Computer Science: Fully Funded Swansea and Grenoble Joint PhD Scholarship: Hybrid AI for Supply Chain Optimisation in Industry 4.0
Funding providers: Swansea University and Université Grenoble Alpes
Subject areas: Computer Science
Project start date:
- 1 October 2022 (Enrolment open from mid-September)
- Professor Arnold Beckmann - Swansea University
- Dr Abdourahim Sylia - Université Grenoble Alpes, DCM
Aligned programme of study: PhD in Computer Science
Mode of study: Full-time
Digital transformation is happening everywhere in our society. In the context of Industry 4.0 (I4.0), interconnected digitalised assets like Industrial Cyber-Physical System constantly interact with each other, and with humans with appropriate digital interfaces. Predictive and prescriptive data analytics utilising various methods from AI provide key technologies to make step changes in this context. It has been recognised that the human, and society in general, should be the focus of any such transformation [Industry 5.0 - Towards a sustainable, human- centric and resilient European industry. EU Policy Document, 2021].
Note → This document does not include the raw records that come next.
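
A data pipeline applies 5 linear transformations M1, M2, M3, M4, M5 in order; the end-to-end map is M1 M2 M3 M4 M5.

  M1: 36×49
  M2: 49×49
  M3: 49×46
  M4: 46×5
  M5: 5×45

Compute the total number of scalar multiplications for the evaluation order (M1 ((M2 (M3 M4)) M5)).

(M3 M4): 49×46 by 46×5 → 49×5, cost 49·46·5 = 11270
(M2 (M3 M4)): 49×49 by 49×5 → 49×5, cost 49·49·5 = 12005; cumulative 23275
((M2 (M3 M4)) M5): 49×5 by 5×45 → 49×45, cost 49·5·45 = 11025; cumulative 34300
(M1 ((M2 (M3 M4)) M5)): 36×49 by 49×45 → 36×45, cost 36·49·45 = 79380; cumulative 113680
Total: 113680 scalar multiplications.

113680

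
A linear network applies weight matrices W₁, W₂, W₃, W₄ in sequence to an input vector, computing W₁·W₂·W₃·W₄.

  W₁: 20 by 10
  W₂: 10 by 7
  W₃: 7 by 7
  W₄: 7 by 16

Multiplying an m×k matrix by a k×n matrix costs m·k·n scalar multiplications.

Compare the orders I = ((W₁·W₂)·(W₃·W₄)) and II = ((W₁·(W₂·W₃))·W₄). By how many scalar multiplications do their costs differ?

294

Order I = ((W₁·W₂)·(W₃·W₄)): (W₁·W₂): 20×10 by 10×7 → 20×7, cost 20·10·7 = 1400; (W₃·W₄): 7×7 by 7×16 → 7×16, cost 7·7·16 = 784; ((W₁·W₂)·(W₃·W₄)): 20×7 by 7×16 → 20×16, cost 20·7·16 = 2240; cumulative 4424. Total 4424.
Order II = ((W₁·(W₂·W₃))·W₄): (W₂·W₃): 10×7 by 7×7 → 10×7, cost 10·7·7 = 490; (W₁·(W₂·W₃)): 20×10 by 10×7 → 20×7, cost 20·10·7 = 1400; cumulative 1890; ((W₁·(W₂·W₃))·W₄): 20×7 by 7×16 → 20×16, cost 20·7·16 = 2240; cumulative 4130. Total 4130.
Difference: |4424 − 4130| = 294.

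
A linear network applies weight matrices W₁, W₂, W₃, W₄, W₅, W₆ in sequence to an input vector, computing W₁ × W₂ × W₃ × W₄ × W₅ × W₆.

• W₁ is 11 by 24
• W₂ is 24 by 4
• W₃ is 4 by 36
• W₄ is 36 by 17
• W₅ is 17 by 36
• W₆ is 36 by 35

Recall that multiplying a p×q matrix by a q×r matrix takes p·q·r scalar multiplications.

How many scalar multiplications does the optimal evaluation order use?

12532

Adjacent pairs: W₁W₂ = 11·24·4 = 1056; W₂W₃ = 24·4·36 = 3456; W₃W₄ = 4·36·17 = 2448; W₄W₅ = 36·17·36 = 22032; W₅W₆ = 17·36·35 = 21420.
Length 3: W₁..W₃: k=1: 0+3456+11·24·36=12960; k=2: 1056+0+11·4·36=2640 → min 2640 | W₂..W₄: k=2: 0+2448+24·4·17=4080; k=3: 3456+0+24·36·17=18144 → min 4080 | W₃..W₅: k=3: 0+22032+4·36·36=27216; k=4: 2448+0+4·17·36=4896 → min 4896 | W₄..W₆: k=4: 0+21420+36·17·35=42840; k=5: 22032+0+36·36·35=67392 → min 42840.
Length 4: W₁..W₄: k=1: 0+4080+11·24·17=8568; k=2: 1056+2448+11·4·17=4252; k=3: 2640+0+11·36·17=9372 → min 4252 | W₂..W₅: k=2: 0+4896+24·4·36=8352; k=3: 3456+22032+24·36·36=56592; k=4: 4080+0+24·17·36=18768 → min 8352 | W₃..W₆: k=3: 0+42840+4·36·35=47880; k=4: 2448+21420+4·17·35=26248; k=5: 4896+0+4·36·35=9936 → min 9936.
Length 5: W₁..W₅: k=1: 0+8352+11·24·36=17856; k=2: 1056+4896+11·4·36=7536; k=3: 2640+22032+11·36·36=38928; k=4: 4252+0+11·17·36=10984 → min 7536 | W₂..W₆: k=2: 0+9936+24·4·35=13296; k=3: 3456+42840+24·36·35=76536; k=4: 4080+21420+24·17·35=39780; k=5: 8352+0+24·36·35=38592 → min 13296.
Length 6: W₁..W₆: k=1: 0+13296+11·24·35=22536; k=2: 1056+9936+11·4·35=12532; k=3: 2640+42840+11·36·35=59340; k=4: 4252+21420+11·17·35=32217; k=5: 7536+0+11·36·35=21396 → min 12532.
Optimal order: ((W₁ × W₂) × (((W₃ × W₄) × W₅) × W₆)) with cost 12532.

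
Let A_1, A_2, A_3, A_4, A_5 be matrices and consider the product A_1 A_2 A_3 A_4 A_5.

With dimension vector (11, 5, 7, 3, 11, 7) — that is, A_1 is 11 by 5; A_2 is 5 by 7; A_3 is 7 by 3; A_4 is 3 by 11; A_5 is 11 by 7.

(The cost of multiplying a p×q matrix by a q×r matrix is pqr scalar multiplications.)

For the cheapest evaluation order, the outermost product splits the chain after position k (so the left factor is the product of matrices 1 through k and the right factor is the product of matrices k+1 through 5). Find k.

Adjacent pairs: A_1A_2 = 11·5·7 = 385; A_2A_3 = 5·7·3 = 105; A_3A_4 = 7·3·11 = 231; A_4A_5 = 3·11·7 = 231.
Length 3: A_1..A_3: k=1: 0+105+11·5·3=270; k=2: 385+0+11·7·3=616 → min 270 | A_2..A_4: k=2: 0+231+5·7·11=616; k=3: 105+0+5·3·11=270 → min 270 | A_3..A_5: k=3: 0+231+7·3·7=378; k=4: 231+0+7·11·7=770 → min 378.
Length 4: A_1..A_4: k=1: 0+270+11·5·11=875; k=2: 385+231+11·7·11=1463; k=3: 270+0+11·3·11=633 → min 633 | A_2..A_5: k=2: 0+378+5·7·7=623; k=3: 105+231+5·3·7=441; k=4: 270+0+5·11·7=655 → min 441.
Top-level splits: k=1: (A_1..A_1)·(A_2..A_5) → 0+441+11·5·7 = 826; k=2: (A_1..A_2)·(A_3..A_5) → 385+378+11·7·7 = 1302; k=3: (A_1..A_3)·(A_4..A_5) → 270+231+11·3·7 = 732; k=4: (A_1..A_4)·(A_5..A_5) → 633+0+11·11·7 = 1480.
Best split is after A_3, i.e. k = 3.

3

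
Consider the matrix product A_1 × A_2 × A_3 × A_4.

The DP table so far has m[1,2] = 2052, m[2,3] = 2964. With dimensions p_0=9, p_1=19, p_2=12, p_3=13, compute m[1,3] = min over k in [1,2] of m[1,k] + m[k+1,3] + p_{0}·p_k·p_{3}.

m[1,3] = min over k∈[1,2] of m[1,k]+m[k+1,3]+p_{0}·p_k·p_{3}.
k=1: 0 + 2964 + 9·19·13 = 5187; k=2: 2052 + 0 + 9·12·13 = 3456.
Minimum: 3456 at k=2.

3456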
Therefore, any technology developed in this context should be able to capture human knowledge, present derived knowledge in a human readable way, and, in general, be able to explain decisions to the human involved. Symbolic AI, in form of Expert Systems and more general Knowledge Based Systems, have shown successes to deal with knowledge in the early days of AI, but struggled with unstructured data. Statistical AI, in form of neural networks, machine learning and deep inference systems, have been very successful in recent years with unstructured data, but derived models are difficult to understand and reason about. Recently, Hybrid AI has been proposed, which combines sound symbolic reasoning with efficient machine learning to overcome those challenges.
This project considers supply chain optimisation and resilience challenges using Hybrid AI, to provide a framework for prediction and optimisation of supply chains. Potential use cases include:
- Supply chain risk management (at the supply chain network level): Covid pandemics have proven that all industrial supply chains are subject to risks. Predictive analytics is of particular importance to mitigate risks.
- Production planning under uncertainties (at the node level in a supply chain), where the focus is on a single node of the supply chain, for example operational risks at manufacturing plant level (machine break down, human errors, etc.) by applying predictive analytics for production planning.
The project is a joint project between Swansea University (SU) and Université Grenoble Alpes (UGA), with primary supervisors Professor Arnold Beckmann (SU) and Dr Abdourahim Sylia (UGA), and Secondary Supervisors Dr Cinzia Giannetti (SU) and Professor Gülgün Alpan (UGA). The project will be conducted 18 months at Swansea University, Computational Foundry, and 18 months at UGA, the I-MEP2 doctoral school which specialises in Industrial engineering.
Interviews will be held from 30 June.